そして、港の外でゴーアスターン、後進をテストでかけてみてください。狭い港の中でドライブがもし繋がらなかったら大変なので入港前にはチョコっといれてテストしてください。さらに、デッドスローで直進している時に、ステアリングがニュートラルポジションにあって、船がまっすぐ進んでいるか確認します。もし、ラダーに角度がついていると後進や前進でのクラッチワークをしても船の挙動が違ってくるからです。僕はいったんステアリングがニュートラルになったのを確認すると、あとはクラッチワークだけで船を操りステアリングは触りません。

我々のFerretti720は、桟橋がコの字になったワンバースワンシップのところにスターン付をしますので、それをシミュレーションして書きますね。まずは風がどっちから吹いているのかが重要です。真横から強く吹く風でも行き足を利用して止めます。風がない時には素直に真っ正面からいれます。その際、クルーが取るもやいの順番は、まず船の一番弱い後ろを守るために、後ろ向きのスプリングからとってもらいます。これさえ繋いでしまえばあとはクラッチワークと留めたスプリングをテコに船がつけられます。スラスターはいざって時まで使いません。バウもしくはスターンをつなげやすくするために使うこともありますが。それと、桟橋に船がこすらないようにするためにも使う程度かな。でも風さえなければほとんどクラッチワークでなんとかなります。

ところが風がある時、これはもう全部使います。まずは風下に角度をつけて船の位置どりをします。そこからターンを描くように行き足を使って風上側に寄せて止めます。その時がワンチャンス!クルーの腕の見せ所です。パッともやいを決められるか、それを操船でアシストする感じ。決められなければ風下側に船は流れて行くので、臨機応変にもやいを止めてもらうことになります。

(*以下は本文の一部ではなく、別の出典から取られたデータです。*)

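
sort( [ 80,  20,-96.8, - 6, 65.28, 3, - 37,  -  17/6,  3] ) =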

ホームポートではない不慣れな場所に止める時には、まず現場を実際に見て、風を読み、クルーと手順を念入りに打ち合わせます。フェンダーの位置関係、どのように寄せて、何処でクルーの誰か一人が桟橋に渡り、風上のもやいから繋いでもらうよう指示します。ヘルムからもフェンダーの位置や高さが大丈夫か見てください。寄港地では、船側からもやいを調整できるように、桟橋にアイを入れてもらい、あとは船のウインチなども併用して桟橋に詰めます。風の強い時はそんなこと言っておられなくて、とにかく風上を決めてってことになりますが。つけた後、スプリングが適正か、船の動向、桟橋におりやすい位置か、ギャングウエイやラットもしくはステップが必要か、それらを総合的に判断して船長の指示でもやいを固めて行きます。さらに、ロープが擦れないか、スレどめを入れるべきかを判断しますが、僕はこの時に出港を考えて、桟橋に人が降りなくて済むようにもやいをいって来いにセットしてしまいます。

それからクルー含めて全員で潮を落として拭き上げ、ゲストのケアなどに回っています。